As a third year MSci Chemistry student, I have been lucky enough to undertake some socially distanced in-lab projects along with some really cool ‘at home’ lab projects. Here’s an overview of some of the fun experiences I have encountered over this academic year.
When I heard the phrase ‘at-home laboratory sessions’ for the first time, the first thing that came to mind was how on earth I was going to explain to my housemates why there was a big bottle of Hydrochloric in the fridge.

Thankfully, my home lab projects involved ‘household’ items and I was provided with any required equipment from the department.
My favourite project involved the recording and analysis of contact angle measurements with different household liquids such as cooking oil or washing up liquid. The liquids were applied to various surfaces such as rubber, plastic and glass to investigate how different surfaces affected the contact angles of these liquids. I can’t say that I would have expected to be investigating how cooking oil interacts with the rubber in my pencil case this time last year!

I really enjoyed how the project gave me the freedom to investigate my own hypothesis compared to following a set of instructions which is often the case in lab projects.
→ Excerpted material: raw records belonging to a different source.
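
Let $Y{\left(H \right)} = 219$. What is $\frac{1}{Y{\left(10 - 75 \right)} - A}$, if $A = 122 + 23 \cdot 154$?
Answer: $- \frac{1}{3445} \approx -0.00029028$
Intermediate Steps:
$A = 3664$ ($A = 122 + 3542 = 3664$)
$\frac{1}{Y{\left(10 - 75 \right)} - A} = \frac{1}{219 - 3664} = \frac{1}{-3445} = - \frac{1}{3445}$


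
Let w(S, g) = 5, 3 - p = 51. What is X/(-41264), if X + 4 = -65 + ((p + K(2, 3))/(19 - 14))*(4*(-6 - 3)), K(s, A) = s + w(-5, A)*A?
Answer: -771/206320 ≈ -0.0037369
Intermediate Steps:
p = -48 (p = 3 - 1*51 = 3 - 51 = -48)
K(s, A) = s + 5*A
X = 771/5 (X = -4 + (-65 + ((-48 + (2 + 5*3))/(19 - 14))*(4*(-6 - 3))) = -4 + (-65 + ((-48 + (2 + 15))/5)*(4*(-9))) = -4 + (-65 + ((-48 + 17)*(1/5))*(-36)) = -4 + (-65 - 31*1/5*(-36)) = -4 + (-65 - 31/5*(-36)) = -4 + (-65 + 1116/5) = -4 + 791/5 = 771/5 ≈ 154.20)
X/(-41264) = (771/5)/(-41264) = (771/5)*(-1/41264) = -771/206320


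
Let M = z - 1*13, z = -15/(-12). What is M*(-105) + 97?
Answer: 5323/4 ≈ 1330.8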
The project also allowed me to use coding software such as python to operate hardware. Coding was something I had done a little bit of over the summer, so to actually apply this knowledge to a lab project was really cool to do!

Although social distancing rules significantly reduced the number of students present at my in-lab projects, this actually came with some welcomed perks! A nifty little addition to the labs were the headsets provided to every student. It allowed us to communicate with each other from different sides of the lab while working in groups. Pretty genius if you ask me! The highlight of my headset use came after spilling a chemical all over my fume cupboard while my whole group could hear me frantically whispering some slightly rude words under my breath, much to their enjoyment of course…

Each person gets a whole fume cupboard to themselves! Anyone who has shared a fume cupboard knows how cramped it can get with 2 or even 3(!) people working in a fume cupboard. It was really nice to have your own fume cupboard with the screen to scribble some intricate mechanisms all over. Yet despite all the space, being me, it was still guaranteed to be an absolute mess by the end of the day, you only need to look at the photo for evidence here!

Here’s my fume cupboard! Lots scribbling and in desperate need of a clean…

Like most people, of course I can’t wait until we can all return to the madness of 80 people in the lab at a time. Everyone frantically rushing to make their final compounds is comparable to an extreme sport at times, and deep down I do miss it!